İlk cinayetiydi bu Orhan Aksoy'un. Kurbanı ise ev arkadaşı Mehmet Yeşilyayla. Romen asıllı Mine adında bir karısı, Esen ve Esin adında iki kızı var. 17 Ağustos'a kadar hayatı pürüzsüzdü. Depremden sonra dünyası altüst oldu. Çok korkmuştu. Önce işleri bozuldu ardından da evinin düzeni. Karısını ve kızlarını Romanya'ya gönderdi. Fatih'teki evini Kız Kulesi'nde komilik yapan arkadaşı Mehmet Yeşilyayla'yla paylaşıyordu.

Bu tek düzelikte, Orhan Aksoy'un hayatına hareket getiren tek şey cep telefonunun kaybolması oldu. Orhan'a göre telefon çalınmıştı ve suçlu da ev arkadaşı Mehmet Yeşilyayla'ydı. Bir süre sonra telefon bulundu. Demek Mehmet korkup geri getirmişti. Aşağılık bir hırsızdı ve cezalandırılmalıydı. Yukarıdaki sahnede anlatıldığı şekilde öldürdü Mehmet'i bir akşam. Sonra elbiselerini çıkardı, çıplak vücudunu küvete yatırdı. Günlerce suda bekletti, kokuyu engelledi, çürümeyi çabuklaştırdı. O arada cansız bedenle sürekli sohbet etti. Orhan Aksoy yakalandıktan sonra polise verdiği ifade doğrultusunda Mehmet Yeşilyayla Kocasinan'da gömüldüğü yerden çıkartıldığında tanınmayacak hale gelmişti.

İkinci kurban kardeşinin arkadaşı Murat Kaya’ydı ve bir hırsızdı. Kaya'yı son bir kez daha görüşmek üzere evine çağırdı. Sahne aynen tekrarlandı: Viski, sohbet ve çamaşır ipi.

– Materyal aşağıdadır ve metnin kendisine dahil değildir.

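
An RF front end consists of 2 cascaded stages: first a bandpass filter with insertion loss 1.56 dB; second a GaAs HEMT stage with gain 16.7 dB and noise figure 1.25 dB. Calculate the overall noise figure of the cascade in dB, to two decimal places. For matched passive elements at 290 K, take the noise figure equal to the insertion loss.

2.81 dB

Convert to linear (a loss of L dB is a gain of −L dB): F_i = 10^(NF_i/10), G_i = 10^(G_i,dB/10)
  Stage 1: F_1 = 10^(1.56/10) = 1.432, G_1 = 10^(−1.56/10) = 0.6982
  Stage 2: F_2 = 10^(1.25/10) = 1.334, G_2 = 10^(16.7/10) = 46.77
Friis cascade:
  F = 1.432 + (1.334 − 1)/0.6982 = 1.910
NF = 10 log₁₀(1.910) = 2.81 dB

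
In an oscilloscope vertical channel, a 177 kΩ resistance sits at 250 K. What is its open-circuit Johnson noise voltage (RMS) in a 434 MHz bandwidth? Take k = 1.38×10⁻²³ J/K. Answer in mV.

1.03 mV

V_n = √(4kTRB)
4kTRB = 4 × 1.38×10⁻²³ × 250 × 1.77×10⁵ × 4.34×10⁸ = 1.06×10⁻⁶ V²
V_n = √(1.06×10⁻⁶) = 1.03×10⁻³ V = 1.03 mV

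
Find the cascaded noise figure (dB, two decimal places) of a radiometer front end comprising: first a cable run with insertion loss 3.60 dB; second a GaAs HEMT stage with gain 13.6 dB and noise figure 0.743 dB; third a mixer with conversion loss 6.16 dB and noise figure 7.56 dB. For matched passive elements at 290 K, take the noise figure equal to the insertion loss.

5.04 dB

Convert to linear (a loss of L dB is a gain of −L dB): F_i = 10^(NF_i/10), G_i = 10^(G_i,dB/10)
  Stage 1: F_1 = 10^(3.60/10) = 2.291, G_1 = 10^(−3.60/10) = 0.4365
  Stage 2: F_2 = 10^(0.743/10) = 1.187, G_2 = 10^(13.6/10) = 22.91
  Stage 3: F_3 = 10^(7.56/10) = 5.702, G_3 = 10^(−6.16/10) = 0.2421
Friis cascade:
  F = 2.291 + (1.187 − 1)/0.4365 + (5.702 − 1)/10.00 = 3.188
NF = 10 log₁₀(3.188) = 5.04 dB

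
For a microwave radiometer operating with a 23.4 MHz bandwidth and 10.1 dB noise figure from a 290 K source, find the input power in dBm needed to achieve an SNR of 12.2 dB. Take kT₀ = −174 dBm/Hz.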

Onlara acıyordu aslında Orhan Aksoy. Böyle anlattı polise. Hem de tam öldürürken. Ama sonra vazgeçiyordu bu düşüncesinden. Önemli olan üçüncünün kim olacağıydı? Seyyar satıcı arkadaşı Ömer Şeker geldi aklına. Aylar önce bir sohbet sırasında ‘‘Bütün Romen kadınlar fahişedir’’ dememiş miydi? Karısı da Romen'di. Bunu bildiği halde ileri gitmişti. Ölmeliydi. Tanınmamak için sakal bıraktı. Ucuz porno kaset önerisiyle evine çağırdı seyyar satıcıyı. Ve sahne tekrar oynandı.

Taksim'de bir gece dolaşırken karşısına dördüncü kurbanı Turgut Erkan çıktı. Öfkeliydi Turgut ve Murat'ı arıyordu: ‘‘En son seninle görmüşler. Birşeyler biliyorsun. Polise gidip şikayet edeceğim. Peşini bırakmayacağım!’’ O anda kararını verdi: Evin dördüncü misafiri Turgut olacaktır.

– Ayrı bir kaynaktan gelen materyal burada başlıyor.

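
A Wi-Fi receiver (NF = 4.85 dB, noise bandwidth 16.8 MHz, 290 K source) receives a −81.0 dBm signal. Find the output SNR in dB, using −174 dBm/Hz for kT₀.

15.9 dB

Noise floor: N = −174 + 10 log₁₀(B) + NF
10 log₁₀(1.68×10⁷) = 72.25 dB
N = −174 + 72.25 + 4.85 = −96.90 dBm
SNR = P_sig − N = −81.0 − (−96.90) = 15.90 dB → 15.9 dB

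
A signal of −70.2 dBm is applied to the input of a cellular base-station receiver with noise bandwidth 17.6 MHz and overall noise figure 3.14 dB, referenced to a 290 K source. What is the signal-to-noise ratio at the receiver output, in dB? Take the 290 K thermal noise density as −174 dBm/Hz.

28.2 dB

Noise floor: N = −174 + 10 log₁₀(B) + NF
10 log₁₀(1.76×10⁷) = 72.46 dB
N = −174 + 72.46 + 3.14 = −98.40 dBm
SNR = P_sig − N = −70.2 − (−98.40) = 28.20 dB → 28.2 dB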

Son kurbanı ise pul koleksiyoncusu, Boğaziçi mezunu, Rotary Kulüp üyesi Ali Rıza İdrisoğlu. Öldürülme nedeni bu kez farklı: ‘‘Koli, nakliye masrafı derken para harcadım. Bu adamın paralı olduğunu biliyordum. Sohbetimiz de vardı. Pul koleksiyonumu satacağım diyerek eve davet ettim.’’ Ama evde hala Turgut'un cesedi vardı. İkisini aynı küvete yatırdı ve aynı anda koliledi. Gazi Mahallesi'ndeki bir parka bırakınca da polisin dikkatini çekti ve yakayı ele verdi. Şimdi yargılanmayı bekliyor.

İSTANBUL EMNİYET MÜDÜRLÜĞÜ CİNAYET BÜROSU AMİRİ METİN ÖREL

Seri katili yakalamak zor

Çözülmesi zor olan cinayetler hangisi?

- Hırsızlık ve gasp amaçlı cinayetler. Çünkü bir cinayet soruşturmasında maktulün hayat hikayesinden hareket edersiniz. Çoğunlukla katil ölenin yakın çevresinden çıkar. Soygun cinayetlerinde ise ölenle katil arasında herhangi bir ilişki olmadığı için ortaya çıkarmak zaman alır.

Bu bakışla seri cinayetleri aydınlatmak zor diyebiliriz.

- Öyle. Ama her katil arkasında iz bırakmayı ihmal etmiyor iyi ki.

İstanbul polisi son olayda Kolici olarak anılan Orhan Aksoy'u ararken seri katil aradığını biliyor muydu?

- Hayır. Son iki cinayetini araştırırken yakaladık. Diğer cinayetlerini ise sorgulama sırasında itiraf etti.

Zeki, delilleri yok ederek giden bir seri katil Türkiye'de çok da zorlanmadan cinayet işleyebilir mi?

- Seri cinayet bizim çok tanımadığımız bir kavram. Ekip, teknolojik destek ve uzmanlık istiyor. Bu anlamda polisin elinde yeterli birikim yok. Ama her katilin hata yaptığı gerçeğini unutmamak gerekir.

Orhan Aksoy'un sorgusunda nasıl bir tiple karşılaştınız?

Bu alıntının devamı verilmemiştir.